Monday, May 18, 2009

Easy Tiger

The Tigersprung gallery talk at The McKinney Avenue Contemporary.

A friend of mine says that it’s okay to glance at the past, but that I shouldn’t stare. Looking to the past for cues as to where we’re headed is common. From seeking reassurance in an economic downturn to searching for inspiration for new work the past often feels like a foundation for the future. The German word Tigersprung is used to describe fashion’s leap into the past and into the ever-changing future. Tigersprung, the title of Ulrich Lehmann’s book on the history of fashion was the inspiration for the Dr. Charissa Terranova curated show at The McKinney Avenue Contemporary.

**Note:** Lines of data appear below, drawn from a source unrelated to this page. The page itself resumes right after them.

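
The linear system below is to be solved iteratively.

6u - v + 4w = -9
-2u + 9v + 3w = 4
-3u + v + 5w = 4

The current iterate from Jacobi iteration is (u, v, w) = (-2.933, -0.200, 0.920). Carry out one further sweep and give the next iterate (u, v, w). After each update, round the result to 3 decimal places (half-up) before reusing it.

One sweep:
  u = (-9 - (-1)·-0.200 - (4)·0.920) / (6) = -2.147
  v = (4 - (-2)·-2.933 - (3)·0.920) / (9) = -0.514
  w = (4 - (-3)·-2.933 - (1)·-0.200) / (5) = -0.920

(-2.147, -0.514, -0.920)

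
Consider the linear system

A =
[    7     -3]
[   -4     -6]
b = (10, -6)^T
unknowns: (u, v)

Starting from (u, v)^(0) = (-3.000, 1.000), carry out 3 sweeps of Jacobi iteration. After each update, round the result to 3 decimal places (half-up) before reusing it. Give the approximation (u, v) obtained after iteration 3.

(1.327, -0.809)

Iteration 1:
  u = (10 - (-3)·1.000) / (7) = 1.857
  v = (-6 - (-4)·-3.000) / (-6) = 3.000
Iteration 2:
  u = (10 - (-3)·3.000) / (7) = 2.714
  v = (-6 - (-4)·1.857) / (-6) = -0.238
Iteration 3:
  u = (10 - (-3)·-0.238) / (7) = 1.327
  v = (-6 - (-4)·2.714) / (-6) = -0.809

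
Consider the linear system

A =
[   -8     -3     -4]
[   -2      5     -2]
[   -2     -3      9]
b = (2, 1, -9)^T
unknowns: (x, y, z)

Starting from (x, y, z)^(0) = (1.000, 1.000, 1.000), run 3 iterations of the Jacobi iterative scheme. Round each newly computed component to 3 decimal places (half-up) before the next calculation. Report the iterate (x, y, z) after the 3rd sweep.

Iteration 1:
  x = (2 - (-3)·1.000 - (-4)·1.000) / (-8) = -1.125
  y = (1 - (-2)·1.000 - (-2)·1.000) / (5) = 1.000
  z = (-9 - (-2)·1.000 - (-3)·1.000) / (9) = -0.444
Iteration 2:
  x = (2 - (-3)·1.000 - (-4)·-0.444) / (-8) = -0.403
  y = (1 - (-2)·-1.125 - (-2)·-0.444) / (5) = -0.428
  z = (-9 - (-2)·-1.125 - (-3)·1.000) / (9) = -0.917
Iteration 3:
  x = (2 - (-3)·-0.428 - (-4)·-0.917) / (-8) = 0.369
  y = (1 - (-2)·-0.403 - (-2)·-0.917) / (5) = -0.328
  z = (-9 - (-2)·-0.403 - (-3)·-0.428) / (9) = -1.232

(0.369, -0.328, -1.232)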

In her Saturday afternoon gallery talk Dr. Terranova pointed to time in the ephemeral nature of fashion, the commodification of art, and blurred lines between the everyday object and high art as the major concepts behind the show. The restless tiger bounding forward does seem an especially applicable metaphor for the fashion industry and has felt increasingly relatable to the plastic arts. Stories of MFA candidates picked up by galleries who are searching for the hot new thing fits lock step with a commodification of art. That also means that artwork sometimes seems to have the lifespan of a pop song rather than a symphony.

Dr. Terranova pointed to Libby Black’s sculptural recreation of couture products as a dual reference with art as a product to be bought and sold, as well as a singular object made by the artist’s hand. The blurring of lines between everyday objects and art objects has a historical basis the Dadist work of Marcel Duchamp, but remains a relevant topic a century later.

The Sundance Channel’s show Iconoclasts paired fashion designer Stella McCartney with artist Ed Rusha. At the end of the show Ms. McCartney pitched the idea of using some Rusha paintings as a fabric design for a line of clothing. A designer and an artist at the top of their respective fields coming together for a project seems like the ideal realization of the Tigersprung concept. If that collaboration came to fruition there would likely follow only a brief glance at the past before the next project would surely follow. The definition of fashion is the production and marketing of new styles of goods, with great emphasis on the new.